Corinne Evens (Oliwenstein and Radzyminski Families)

Corinne Evens is the daughter of Georges Evens and Irena Radzymińska, who were born in Warsaw and emigrated to Belgium, where Georges made an international business career, after the Second World War. Corinne Evens garduated in mathematics from the Université libre de Bruxelles. She also studied at the New York University film school.
Corinne Evens is a member of international supervisory boards and company executive boards. She chairs a financial group and is active on the real estate market in Poland and other European countries. At the same time she is involved in philanthropic work commemorating her parents. The Evens Foundation, established in 1996, supports projects that promote democratic values, which are at the heart of European identity. The Foundation runs international activities, with offices in Antwerp, Paris and Warsaw.
Corinne Evens was one of the first private donors to support the Museum of the History of Polish Jews project, recognizing the Museum as one of the largest and most significant contemporary European undertakings.
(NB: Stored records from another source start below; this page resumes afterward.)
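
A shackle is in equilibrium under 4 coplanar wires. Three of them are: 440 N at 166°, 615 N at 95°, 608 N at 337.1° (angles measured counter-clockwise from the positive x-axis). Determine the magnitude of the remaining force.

F ≈ 489 N

Sum the known components: ΣF_x = 79.55 N, ΣF_y = 482.5 N.
For equilibrium the remaining force must supply (−ΣF_x, −ΣF_y) = (-79.55, -482.5) N.
Magnitude = √((-79.55)² + (-482.5)²) = 489 N; direction = atan2(-482.5, -79.55) = 260.6°.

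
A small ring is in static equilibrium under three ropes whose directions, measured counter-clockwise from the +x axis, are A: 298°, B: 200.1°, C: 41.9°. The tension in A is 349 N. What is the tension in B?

T_B ≈ 912 N

Resolve: ΣF_x = 349 cos 298° + T_B cos 200.1° + T_C cos 41.9° = 0.
        ΣF_y = 349 sin 298° + T_B sin 200.1° + T_C sin 41.9° = 0.
The known terms sum to (163.8, -308.1) N, so -0.9391 T_B + 0.7443 T_C = -163.8 and -0.3437 T_B + 0.6678 T_C = 308.1.
Solving simultaneously: T_B = 912.2 N, T_C = 930.9 N.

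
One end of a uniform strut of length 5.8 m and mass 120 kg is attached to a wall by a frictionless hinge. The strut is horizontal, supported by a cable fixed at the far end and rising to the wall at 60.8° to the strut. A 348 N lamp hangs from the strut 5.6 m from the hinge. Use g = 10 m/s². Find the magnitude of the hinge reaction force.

Take torques about the hinge: T sin 60.8° · 5.8 = 120×10×2.9 + 348×5.6 = 5428.8 N·m.
So T = 5428.8 / (0.8729 × 5.8) = 1072.3 N.
ΣF_x = 0: H_x = T cos 60.8° = 523.11 N.
ΣF_y = 0: H_y = (120×10 + 348) − T sin 60.8° = 1548 − 936 = 612 N.
|H| = √(H_x² + H_y²) = √((523.11)² + (612)²) = 805.1 N.

|H| ≈ 805 N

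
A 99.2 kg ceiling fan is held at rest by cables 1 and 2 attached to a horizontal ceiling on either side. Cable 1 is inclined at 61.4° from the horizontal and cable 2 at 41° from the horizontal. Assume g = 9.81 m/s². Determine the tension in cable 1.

Weight W = 99.2 × 9.81 = 973.2 N acts straight down.
Horizontal: T_1 cos 61.4° = T_2 cos 41°  →  T_2 = 0.6343 T_1.
Vertical: T_1 sin 61.4° + T_2 sin 41° = 973.2.
Substituting the horizontal relation into the vertical equation gives 1.294 T_1 = 973.2, so T_1 = 752 N.

T_1 ≈ 752 N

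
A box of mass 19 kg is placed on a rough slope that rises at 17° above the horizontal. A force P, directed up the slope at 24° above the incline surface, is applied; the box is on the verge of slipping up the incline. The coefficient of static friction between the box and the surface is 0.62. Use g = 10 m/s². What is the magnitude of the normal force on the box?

N ≈ 123 N

On the verge of sliding up the incline, friction equals μN and acts down the slope.
Perpendicular: N + P sin 24° = W cos 17° = 181.7 N.
Along incline: P cos 24° = W sin 17° + μN  with W sin 17° = 55.55 N.
Solving the pair for P and N: P = 144.3 N, N = 123 N (and f = μN = 76.27 N).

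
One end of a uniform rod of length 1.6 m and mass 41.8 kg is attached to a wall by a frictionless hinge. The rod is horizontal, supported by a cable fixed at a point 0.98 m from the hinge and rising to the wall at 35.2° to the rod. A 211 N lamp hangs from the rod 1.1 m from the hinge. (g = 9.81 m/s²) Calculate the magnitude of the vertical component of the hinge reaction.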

In June 2008, she managed to bring together over 60 prominent figures from the world of business and culture at the Polish Embassy in Paris, forming the European Association of the Museum of the History of Polish Jews. The purpose of the Association is to encourage potential donors from Europe to support the Museum and to promote the institution in France, Belgium and in European capitals.
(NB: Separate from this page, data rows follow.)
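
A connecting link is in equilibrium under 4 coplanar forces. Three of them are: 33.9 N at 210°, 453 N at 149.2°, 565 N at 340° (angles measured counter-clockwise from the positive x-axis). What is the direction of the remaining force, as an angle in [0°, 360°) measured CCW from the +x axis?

θ ≈ 191°

Sum the known components: ΣF_x = 112.5 N, ΣF_y = 21.76 N.
For equilibrium the remaining force must supply (−ΣF_x, −ΣF_y) = (-112.5, -21.76) N.
Magnitude = √((-112.5)² + (-21.76)²) = 114.5 N; direction = atan2(-21.76, -112.5) = 191.0°.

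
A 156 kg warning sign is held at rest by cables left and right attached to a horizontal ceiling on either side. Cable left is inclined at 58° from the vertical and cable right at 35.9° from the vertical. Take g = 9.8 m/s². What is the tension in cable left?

Angles from the horizontal: cable left is 90° − 58° = 32°, cable right is 90° − 35.9° = 54.1°.
Weight W = 156 × 9.8 = 1529 N acts straight down.
Horizontal: T_left cos 32° = T_right cos 54.1°  →  T_right = 1.446 T_left.
Vertical: T_left sin 32° + T_right sin 54.1° = 1529.
Substituting the horizontal relation into the vertical equation gives 1.701 T_left = 1529, so T_left = 898.5 N.

T_left ≈ 899 N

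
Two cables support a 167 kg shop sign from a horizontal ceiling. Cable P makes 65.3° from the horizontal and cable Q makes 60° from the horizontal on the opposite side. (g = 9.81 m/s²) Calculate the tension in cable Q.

Weight W = 167 × 9.81 = 1638 N acts straight down.
Horizontal: T_P cos 65.3° = T_Q cos 60°  →  T_P = 1.197 T_Q.
Vertical: T_P sin 65.3° + T_Q sin 60° = 1638.
Substituting the horizontal relation into the vertical equation gives 1.953 T_Q = 1638, so T_Q = 838.8 N.

T_Q ≈ 839 N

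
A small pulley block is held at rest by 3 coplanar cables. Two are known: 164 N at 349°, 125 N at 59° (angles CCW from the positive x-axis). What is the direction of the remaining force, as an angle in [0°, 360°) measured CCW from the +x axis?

θ ≈ 199°

Sum the known components: ΣF_x = 225.4 N, ΣF_y = 75.85 N.
For equilibrium the remaining force must supply (−ΣF_x, −ΣF_y) = (-225.4, -75.85) N.
Magnitude = √((-225.4)² + (-75.85)²) = 237.8 N; direction = atan2(-75.85, -225.4) = 198.6°.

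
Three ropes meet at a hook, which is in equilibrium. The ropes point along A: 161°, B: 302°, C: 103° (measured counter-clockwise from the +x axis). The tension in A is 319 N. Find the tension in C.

Resolve: ΣF_x = 319 cos 161° + T_B cos 302° + T_C cos 103° = 0.
        ΣF_y = 319 sin 161° + T_B sin 302° + T_C sin 103° = 0.
The known terms sum to (-301.6, 103.9) N, so 0.5299 T_B − 0.2250 T_C = 301.6 and -0.8480 T_B + 0.9744 T_C = -103.9.
Solving simultaneously: T_B = 830.9 N, T_C = 616.6 N.

T_C ≈ 617 N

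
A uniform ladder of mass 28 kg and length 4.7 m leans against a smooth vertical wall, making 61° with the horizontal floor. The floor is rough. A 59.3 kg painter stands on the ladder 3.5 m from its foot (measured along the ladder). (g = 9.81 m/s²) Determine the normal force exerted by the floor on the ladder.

ΣF_y = 0: N_floor = 28×9.81 + 59.3×9.81 = 856.41 N.

N_floor ≈ 856 N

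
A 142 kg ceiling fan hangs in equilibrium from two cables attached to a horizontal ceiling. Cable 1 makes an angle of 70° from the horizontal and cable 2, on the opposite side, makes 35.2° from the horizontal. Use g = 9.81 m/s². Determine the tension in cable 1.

T_1 ≈ 1180 N

Weight W = 142 × 9.81 = 1393 N acts straight down.
Horizontal: T_1 cos 70° = T_2 cos 35.2°  →  T_2 = 0.4186 T_1.
Vertical: T_1 sin 70° + T_2 sin 35.2° = 1393.
Substituting the horizontal relation into the vertical equation gives 1.181 T_1 = 1393, so T_1 = 1180 N.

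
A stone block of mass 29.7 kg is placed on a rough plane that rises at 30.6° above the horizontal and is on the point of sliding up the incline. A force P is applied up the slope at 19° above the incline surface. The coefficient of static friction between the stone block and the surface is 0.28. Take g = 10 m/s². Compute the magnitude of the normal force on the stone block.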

In 2011 Corinne Evens was honored with the Voice of Joy and Deliverance – the award of the Jewish Culture Festival in Krakow, given to individuals and institutions which support the festival.

“The presence of Jews in Poland was an important element of European and world history. The Museum, which will describe 1000 years of the history of Jews in Poland, will be a place of memory and culture, an indispensable place in a united Europe.
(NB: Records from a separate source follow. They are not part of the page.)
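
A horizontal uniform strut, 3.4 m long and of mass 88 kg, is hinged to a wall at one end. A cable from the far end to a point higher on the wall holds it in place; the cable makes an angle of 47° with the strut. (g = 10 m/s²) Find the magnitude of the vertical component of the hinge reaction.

Take torques about the hinge: T sin 47° · 3.4 = 88×10×1.7 = 1496 N·m.
So T = 1496 / (0.7314 × 3.4) = 601.62 N.
ΣF_y = 0: H_y = (88×10) − T sin 47° = 880 − 440 = 440 N.

|H_y| ≈ 440 N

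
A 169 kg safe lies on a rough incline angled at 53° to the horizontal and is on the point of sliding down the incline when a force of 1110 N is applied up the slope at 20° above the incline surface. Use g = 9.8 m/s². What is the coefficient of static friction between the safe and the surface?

μ ≈ 0.453

On the verge of sliding down the incline, friction is at its maximum μN and acts up the slope.
Perpendicular to incline: N = W cos 53° − P sin 20° = 996.7 − 379.6 = 617.1 N.
Along incline: P cos 20° + μN = W sin 53° → μ = (W sin 53° − P cos 20°) / N = 0.4532.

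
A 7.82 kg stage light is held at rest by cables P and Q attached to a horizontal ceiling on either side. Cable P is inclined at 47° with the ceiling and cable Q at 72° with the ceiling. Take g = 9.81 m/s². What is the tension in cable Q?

Weight W = 7.82 × 9.81 = 76.71 N acts straight down.
Horizontal: T_P cos 47° = T_Q cos 72°  →  T_P = 0.4531 T_Q.
Vertical: T_P sin 47° + T_Q sin 72° = 76.71.
Substituting the horizontal relation into the vertical equation gives 1.282 T_Q = 76.71, so T_Q = 59.82 N.

T_Q ≈ 59.8 N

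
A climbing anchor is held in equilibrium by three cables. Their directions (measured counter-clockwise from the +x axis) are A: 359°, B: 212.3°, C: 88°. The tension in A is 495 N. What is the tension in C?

Resolve: ΣF_x = 495 cos 359° + T_B cos 212.3° + T_C cos 88° = 0.
        ΣF_y = 495 sin 359° + T_B sin 212.3° + T_C sin 88° = 0.
The known terms sum to (494.9, -8.639) N, so -0.8453 T_B + 0.0349 T_C = -494.9 and -0.5344 T_B + 0.9994 T_C = 8.639.
Solving simultaneously: T_B = 599.1 N, T_C = 329 N.

T_C ≈ 329 N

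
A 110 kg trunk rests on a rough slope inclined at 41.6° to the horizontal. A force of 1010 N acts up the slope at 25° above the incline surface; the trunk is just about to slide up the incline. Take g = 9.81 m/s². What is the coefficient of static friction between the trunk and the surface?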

I discovered the project of the Museum more than 10 years ago when Mr. Aleksander Kwasniewski was President of Poland and Mr. Lech Kaczynski was the Mayor of Warsaw. Mrs. Ewa Junczyk-Ziomecka was at the time member of the Association of the Jewish Historical Institute and director of the development department of the Museum. The Project was introduced to me by Victor Markowicz, a founding donor. I then had the chance to meet Sigmund Rolat, Marian Turski and later on Waldemar Dąbrowski and many other people committed to the Museum. They all became unforgettable friends with whom we shared incredible moments of joy and sadness.
This was the beginning of the path to my roots in Poland and it became obvious for me that this Museum is necessary for humanity and the next generations.”